Der Musikunterricht steht mit dem Rücken zur Wand: Von den Schülern nicht geliebt, obwohl Musik hören nach wie vor zur wichtigsten Freizeitbeschäftigung Jugendlicher gehört, ständig durch ministerielle Sparmaßnahmen an der kurzen Leine gehalten, in Kindergarten und Grundschule vom Aussterben bedroht und im neuesten OECD-Bericht nicht einmal erwähnt.
Vor diesem Hintergrund hatte die 25. Bundesschulmusikwoche, die Anfang September an der Hochschule für Musik und Darstellende Kunst in Hannover stattfand, besondere Signalwirkung. Kulturpolitisch von Bedeutung waren zwei Allianzen, die der Verband deutscher Schulmusiker (VDS) mit der Deutschen Orchestervereinigung (DOV) und dem Verband deutscher Musikschulen (VdM) schloss.

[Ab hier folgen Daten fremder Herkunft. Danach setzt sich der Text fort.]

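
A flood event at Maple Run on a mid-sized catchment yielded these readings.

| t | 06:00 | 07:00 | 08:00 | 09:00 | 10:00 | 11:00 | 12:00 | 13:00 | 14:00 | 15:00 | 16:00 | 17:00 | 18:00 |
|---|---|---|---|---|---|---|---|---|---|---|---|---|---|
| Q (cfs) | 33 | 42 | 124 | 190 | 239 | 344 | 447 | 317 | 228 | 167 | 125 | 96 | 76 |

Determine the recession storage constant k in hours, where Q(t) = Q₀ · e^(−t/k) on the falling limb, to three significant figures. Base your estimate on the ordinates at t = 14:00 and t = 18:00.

k ≈ 3.64 h

On the falling limb, Q drops from 228 to 76 cfs between t = 14:00 and t = 18:00 (Δt = 4 h).
k = −Δt / ln(Q₂/Q₁) = −4 / ln(76/228) = 3.64 h.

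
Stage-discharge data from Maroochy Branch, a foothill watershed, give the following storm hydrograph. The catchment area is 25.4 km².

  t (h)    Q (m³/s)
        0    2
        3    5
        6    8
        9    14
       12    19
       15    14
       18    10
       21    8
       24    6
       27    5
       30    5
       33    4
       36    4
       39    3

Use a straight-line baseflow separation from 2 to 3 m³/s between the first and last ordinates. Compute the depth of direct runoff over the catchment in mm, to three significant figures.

d ≈ 30.6 mm

Direct runoff: 0.00, 2.92, 5.85, 11.77, 16.69, 11.62, 7.54, 5.46, 3.38, 2.31, 2.23, 1.15, 1.08, 0.00 m³/s; ΣQ_DR = 72.00 m³/s.
V = ΣQ_DR · Δt = 72.00 × 10800 s = 7.776 × 10^5 m³.
Over A = 25.4 km², depth = V / A = 30.6 mm.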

Am wichtigsten sicher die Verleihung der Leo Kestenberg-Medaille für besondere Verdienste um die Musikerziehung, die dieses Jahr nicht an eine Persönlichkeit, sondern erstmals an einen Verband ging, den Verband deutscher Musikschulen. Ob die Preisverleihung ein Signal mit Wirkung sein wird, oder nur ein Feigenblatt, wird sich noch zeigen. Im Programm der Schulmusikwoche fand das Thema Musikschule (bis auf eine Ausnahme) nicht statt, und das obwohl länderspezifische Ganztagsschulmodelle eine Mitwirkung der Musikschulen einplanen. Die Bundesschulmusikwoche verpasste hier die Chance der Begegnung von Lehrern aus allgemein bildenden Schulen und kommunalen Musikschulen. Auch berufsständische Fragen wie Einkommensstruktur und Ausbildung können weder mit der Kestenberg-Medaille noch mit dem Hinweis auf einen ersten niedersächsischen BA-Studiengang Bachelor of Arts beantwortet werden.

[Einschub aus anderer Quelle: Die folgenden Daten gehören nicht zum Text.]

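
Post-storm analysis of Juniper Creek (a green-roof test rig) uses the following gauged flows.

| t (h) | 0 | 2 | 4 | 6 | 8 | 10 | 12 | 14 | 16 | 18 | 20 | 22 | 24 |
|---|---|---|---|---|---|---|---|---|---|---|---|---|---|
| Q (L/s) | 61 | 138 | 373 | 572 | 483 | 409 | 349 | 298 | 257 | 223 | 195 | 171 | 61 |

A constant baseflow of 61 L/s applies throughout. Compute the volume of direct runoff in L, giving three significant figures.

V ≈ 2.01 × 10^7 L

Direct-runoff ordinates (Q − Q_b): 0.0, 77.0, 312.0, 511.0, 422.0, 348.0, 288.0, 237.0, 196.0, 162.0, 134.0, 110.0, 0.0 L/s.
ΣQ_DR = 2797 L/s.
With Δt = 2 h = 7200 s, V = ΣQ_DR · Δt = 2797 × 7200 = 2.01 × 10^7 L.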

Weniger konfliktbehaftet – aber auch ohne jeden Niederschlag im Programm der Weiterbildungstage des vds – war die neue Allianz zwischen VDS und der DOV und dem Arbeitskreis für Schulmusik (AfS). Am Abend vor dem Kongress startete eine bundesweite Plakat- und Flyeraktion der Initiative Netzwerk Schulen & Orchester. Ziel der Aktion ist eine stärkere Vernetzung von allgemein bildenden Schulen und professionellen Orchestern sowie Rundfunkensembles. Das vielfältige Kongressprogramm war auch in diesem Jahr für den Schulpraktiker ein wichtiger Steinbruch voller Ideen zur Unterrichtsgestaltung. Dass es sich wie ein Wettbewerb um die Gunst der Schüler las, ist Ausdruck der Tatsache, dass fast jeder Musikunterricht heute versucht, die Schüler in ihrer Lebens- und Lernsituation abzuholen. So wichtig Klassenmusizieren, handelndes Erleben von Musik und die Behandlung von Pop und U-Musik im Unterricht sind, Musiktheorie und Musikgeschichte scheinen heute als Unterrichtsgegenstand ad acta gelegt zu sein. Auch das Thema Musik als Versetzungsfach kam nicht vor. Das wird bei der Bundesschulmusikwoche 2006 sicher anders sein. Denn diese wird in Würzburg unter der Mitwirkung des Verbandes bayerischer Schulmusiker (vbs) stattfinden, und das Engagement des vbs in dieser Sache ist nach wie vor groß (siehe auch Seite 54).
Auch wenn Fragen offen blieben: Mit über 1.000 Anmeldungen ist und bleibt der Kongress das wichtigste Weiterbildungsforum der Schulmusik außerhalb ministerieller und universitärer Angebote.